November 8, 2022 -- Using DNA barcodes, scientists at Australia’s Garvan Institute of Medical Research have revealed how cancer cells can evade the immune system and render immunotherapies ineffective.
In a study published November 7 in the journal Nature Communications, the researchers describe their attempt to understand why some solid tumors, including breast cancer, are largely nonresponsive to immune checkpoint inhibitors such as Merck & Co.'s Keytruda. Checkpoint inhibitors reactivate tumor immunity in some cancers, thereby improving outcomes, but not in others.
"We know that breast cancer typically doesn't respond well to immunotherapy, and we wondered if there's an intrinsic mechanism enabling breast cancer cells to escape the immune system," first author Louise Baldwin, a PhD student in associate professor Alex Swarbrick's lab at Garvan, said in a statement. "We showed that there are rare cancer cells capable of escaping the immune system and escaping treatment with immunotherapy."
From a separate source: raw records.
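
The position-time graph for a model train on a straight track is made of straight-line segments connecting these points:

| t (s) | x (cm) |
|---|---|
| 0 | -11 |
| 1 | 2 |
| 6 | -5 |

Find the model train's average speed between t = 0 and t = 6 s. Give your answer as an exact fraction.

10/3 cm/s

Average speed = (total path length)/(elapsed time); on a piecewise-linear x-t graph the path length is Σ|Δx|.
0–1 s: |Δx| = |2 − -11| = 13 cm
1–6 s: |Δx| = |-5 − 2| = 7 cm
Total path = 20 cm; average speed = 20/6 = 10/3 cm/s.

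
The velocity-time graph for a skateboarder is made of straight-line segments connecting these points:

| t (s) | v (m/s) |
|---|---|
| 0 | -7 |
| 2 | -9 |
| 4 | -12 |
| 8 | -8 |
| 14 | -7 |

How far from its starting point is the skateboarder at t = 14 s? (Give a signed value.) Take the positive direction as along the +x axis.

Displacement is the signed area under the v-t curve.
0–2 s: ½(-7 + -9)(2) = -16 m
2–4 s: ½(-9 + -12)(2) = -21 m
4–8 s: ½(-12 + -8)(4) = -40 m
8–14 s: ½(-8 + -7)(6) = -45 m
Net displacement = -122 m

-122 m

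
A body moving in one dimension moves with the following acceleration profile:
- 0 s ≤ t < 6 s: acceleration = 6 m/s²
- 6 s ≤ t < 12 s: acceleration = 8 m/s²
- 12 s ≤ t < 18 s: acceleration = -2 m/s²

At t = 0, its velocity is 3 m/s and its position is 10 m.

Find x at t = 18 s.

On each constant-a segment, Δv = aΔt and Δx = v₀Δt + ½aΔt²; chain segment to segment.
0–6 s: v starts 3 m/s; Δx = 3·6 + ½·6·6² = 126 m; v ends 39 m/s.
6–12 s: v starts 39 m/s; Δx = 39·6 + ½·8·6² = 378 m; v ends 87 m/s.
12–18 s: v starts 87 m/s; Δx = 87·6 + ½·-2·6² = 486 m; v ends 75 m/s.
x(18) = 10 + Σ Δx = 1000 m.

1000 m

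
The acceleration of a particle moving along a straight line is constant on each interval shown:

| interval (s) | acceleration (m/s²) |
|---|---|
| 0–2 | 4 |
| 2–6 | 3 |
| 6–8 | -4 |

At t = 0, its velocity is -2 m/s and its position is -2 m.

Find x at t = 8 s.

On each constant-a segment, Δv = aΔt and Δx = v₀Δt + ½aΔt²; chain segment to segment.
0–2 s: v starts -2 m/s; Δx = -2·2 + ½·4·2² = 4 m; v ends 6 m/s.
2–6 s: v starts 6 m/s; Δx = 6·4 + ½·3·4² = 48 m; v ends 18 m/s.
6–8 s: v starts 18 m/s; Δx = 18·2 + ½·-4·2² = 28 m; v ends 10 m/s.
x(8) = -2 + Σ Δx = 78 m.

78 m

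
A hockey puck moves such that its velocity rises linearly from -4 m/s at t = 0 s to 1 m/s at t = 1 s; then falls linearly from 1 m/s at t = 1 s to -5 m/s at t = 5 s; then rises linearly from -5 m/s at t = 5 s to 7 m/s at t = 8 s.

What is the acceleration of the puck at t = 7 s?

4 m/s²

Acceleration is the slope of the v-t graph on 5–8 s: (7 − -5)/(8 − 5) = 4 m/s².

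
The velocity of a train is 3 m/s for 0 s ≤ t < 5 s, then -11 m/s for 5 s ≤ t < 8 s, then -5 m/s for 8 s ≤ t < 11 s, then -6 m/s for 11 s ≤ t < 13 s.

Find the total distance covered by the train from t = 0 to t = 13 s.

75 m

Total distance travelled is ∫|v| dt — sum the magnitudes of each area piece.
0–5 s: |3| × 5 = 15 m
5–8 s: |-11| × 3 = 33 m
8–11 s: |-5| × 3 = 15 m
11–13 s: |-6| × 2 = 12 m
Total distance = 75 m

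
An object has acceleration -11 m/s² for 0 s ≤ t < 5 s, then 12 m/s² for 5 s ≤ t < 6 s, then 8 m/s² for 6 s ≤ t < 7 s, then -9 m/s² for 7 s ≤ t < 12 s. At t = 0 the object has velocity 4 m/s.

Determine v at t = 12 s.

-76 m/s

Δv equals the area under the a-t graph; then v = v₀ + Δv.
0–5 s: -11 × 5 = -55 m/s
5–6 s: 12 × 1 = 12 m/s
6–7 s: 8 × 1 = 8 m/s
7–12 s: -9 × 5 = -45 m/s
Δv = -80 m/s, so v(12) = 4 + (-80) = -76 m/s.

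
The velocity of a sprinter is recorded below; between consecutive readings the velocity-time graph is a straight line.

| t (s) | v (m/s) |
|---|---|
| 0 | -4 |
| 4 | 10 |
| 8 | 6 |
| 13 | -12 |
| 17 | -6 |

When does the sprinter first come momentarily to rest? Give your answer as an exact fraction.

t = 8/7 s

v changes sign on 0–4 s (from -4 to 10); the graph is linear there, so v = 0 at t = 0 + (4)·(4 − 0)/(10 − -4) = 8/7 s.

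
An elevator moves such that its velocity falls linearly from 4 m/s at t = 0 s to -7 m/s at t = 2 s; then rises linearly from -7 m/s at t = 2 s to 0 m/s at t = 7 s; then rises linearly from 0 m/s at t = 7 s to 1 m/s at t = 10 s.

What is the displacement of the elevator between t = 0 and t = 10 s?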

To learn why breast cancer is often resistant to immunotherapy, the researchers used DNA barcoding to track the progression of tumor cells through time. The team tracked murine mammary cancer cell clones during immunoediting to determine the clonal transcriptional profiles that allow immune evasion after treatment with a combination of checkpoint inhibitors that target PD-1 and CTLA-4.
By barcoding DNA, the researchers were able to track the lineage of cells by looking for a sequence. The approach enabled the team to see the origins of more aggressive, resistant cells. In doing so, the team showed that some cancer cells acquired the ability to evade immunity before treatment. After treatment with a checkpoint inhibitor, the cells with the innate ability to escape the immune system survive and continue to grow and spread.
Ongoing immunoediting, the process through which cancer cells evolve to evade the immune system, during metastasis and treatment also contributes to the resistance of some tumor types to checkpoint inhibitors. Interactions between the tumor and immune cells destroy many cancerous cells but leave some undetected and unharmed.
The study showed that "immunotherapy resistant clones express a common gene signature associated with poor survival of basal-like breast cancer patient cohorts." The pathway of at least one common immunotherapy resistance gene, PPP1R15A, is already targeted by an existing small molecule, Sephin-1.
Using Sephin-1 to target the pathway, which has a known role in immunogenic cell death in response to chemotherapy, could synergize with immunotherapy or immunogenic chemotherapy and thereby improve outcomes in patients with breast cancer and other resistant tumor types. Further work is needed to show if Sephin-1 or other molecules work synergistically with immunotherapies.